This ain't your momma’s meatloaf! This fresh Southwestern-inspired recipe is made with fresh cilantro and parsley, red onions, bell pepper, and a dash of cumin for an unexpected twist on a classic.
If you’ve ever found meatloaf to be boring, try this hearty Paleo version. It’s studded with colorful peppers and onions for lots of textural contrast.
Start with a base of lean, grass-fed ground beef. Too much fat content will result in a soggy, greasy final product—so be sure to find ground beef with as much lean meat as possible.

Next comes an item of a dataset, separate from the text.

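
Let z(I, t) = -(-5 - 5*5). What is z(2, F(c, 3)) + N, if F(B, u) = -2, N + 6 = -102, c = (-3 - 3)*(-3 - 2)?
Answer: -78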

Prepping this meatloaf couldn’t be any easier. All you have to do is chop or mince red onions, garlic, bell pepper, cilantro, and parsley. Mix it up with the lean beef, crack in three eggs, a bit of flaxseed oil, and season with cumin and black pepper. Be sure to mix until just combined—don't over-mix here!
If the meatloaf seems a little loose, you can add a bit of almond flour to help bind the ingredients together.
Roast the meatloaf in a 400°F oven for 45 minutes, or until a meat thermometer hits 160°F.
Tempting though it might be, let the meatloaf rest 10 minutes before slicing into it. This gives it enough time for the juices to redistribute.
Serve with a side of sautéed spinach and mushrooms, and you’ve got a complete Paleo meal!
Tip: If you don’t have a loaf pan, you can also make this right on a baking sheet. Just use your hands to form the meat into a loaf on a foil-lined pan. You might even prefer to go this route, since you won’t get any trapped steam. Give it a try!